Creating a listener in Cobalt Strike sets up an active network service that accepts incoming beacon connections from compromised hosts. This triggers an external operation with real infrastructure impact — it opens network ports and establishes command-and-control channels. It is not a simple data write; it executes operational infrastructure that enables further compromise of target systems.
From the tool's definition 'Create a new listener (HTTP, HTTPS, DNS, SMB, etc.)' on a Cobalt Strike red team operations server
Attacks that exploit this kind of access
Create a new listener (HTTP, HTTPS, DNS, SMB, etc.). It is categorised as a Execute tool in the Cobalt Strike MCP Server MCP Server, which means it can trigger actions or run processes. Use rate limits and argument validation.
Register the Cobalt Strike MCP Server MCP server in PolicyLayer and add a rule for create_listener: allow, deny, rate-limit, or require approval. Point your MCP client at the PolicyLayer proxy URL and the rule is enforced on every call, before it reaches Cobalt Strike MCP Server. Nothing to install.

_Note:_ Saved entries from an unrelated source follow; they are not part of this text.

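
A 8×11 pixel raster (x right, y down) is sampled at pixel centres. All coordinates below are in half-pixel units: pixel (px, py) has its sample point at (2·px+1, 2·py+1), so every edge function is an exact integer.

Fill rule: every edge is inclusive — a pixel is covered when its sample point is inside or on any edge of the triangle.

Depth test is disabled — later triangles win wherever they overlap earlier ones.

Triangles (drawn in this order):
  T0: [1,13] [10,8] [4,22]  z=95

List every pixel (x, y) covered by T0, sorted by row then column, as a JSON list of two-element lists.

T0:
  2·area = 96
  edge (1, 13)→(10, 8): d=(9,-5) inclusive
  edge (10, 8)→(4, 22): d=(-6,14) inclusive
  edge (4, 22)→(1, 13): d=(-3,-9) inclusive
    (6,0)@(13, 1): e=[-48,0,144] → .  [on edge]
    (4,4)@(9, 9): e=[4,8,84] → X
    (5,4)@(11, 9): e=[14,-20,102] → .
    (2,5)@(5, 11): e=[2,52,42] → X
    (3,5)@(7, 11): e=[12,24,60] → X
    (4,5)@(9, 11): e=[22,-4,78] → .
    (0,6)@(1, 13): e=[0,96,0] → X  [on edge]
    (1,6)@(3, 13): e=[10,68,18] → X
    (4,6)@(9, 13): e=[40,-16,72] → .
    (0,7)@(1, 15): e=[18,84,-6] → .
    (1,7)@(3, 15): e=[28,56,12] → X
    (3,7)@(7, 15): e=[48,0,48] → X  [on edge]
    (1,9)@(3, 19): e=[64,32,0] → X  [on edge]
  covered (14 px):
    . . . . . . . .
    . . . . . . . .
    . . . . . . . .
    . . . . . . . .
    . . . . X . . .
    . . X X . . . .
    X X X X . . . .
    . X X X . . . .
    . X X . . . . .
    . X X . . . . .
    . . . . . . . .

Final: [[4,4],[2,5],[3,5],[0,6],[1,6],[2,6],[3,6],[1,7],[2,7],[3,7],[1,8],[2,8],[1,9],[2,9]]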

create_listener is a Execute tool with high risk. Execute tools should be rate-limited and have argument validation enabled.
Yes. Add a rate_limit block to the create_listener rule in your PolicyLayer policy. For example, setting max: 10 and window: 60 limits the tool to 10 calls per minute. Rate limits are tracked per agent session and reset automatically.
Set action: deny in the PolicyLayer policy for create_listener. The AI agent will receive a policy violation error and cannot call the tool. You can also include a reason field to explain why the tool is blocked.
create_listener is provided by the Cobalt Strike MCP Server MCP server (mickeydb/cobalt-strike-mcp). PolicyLayer sits as a proxy in front of this server to enforce policies before tool calls reach the server.
Every MCP server has a record like this.
Type a name, get the same breakdown: verified identity, auth posture, risk grade, capabilities, recommended policy.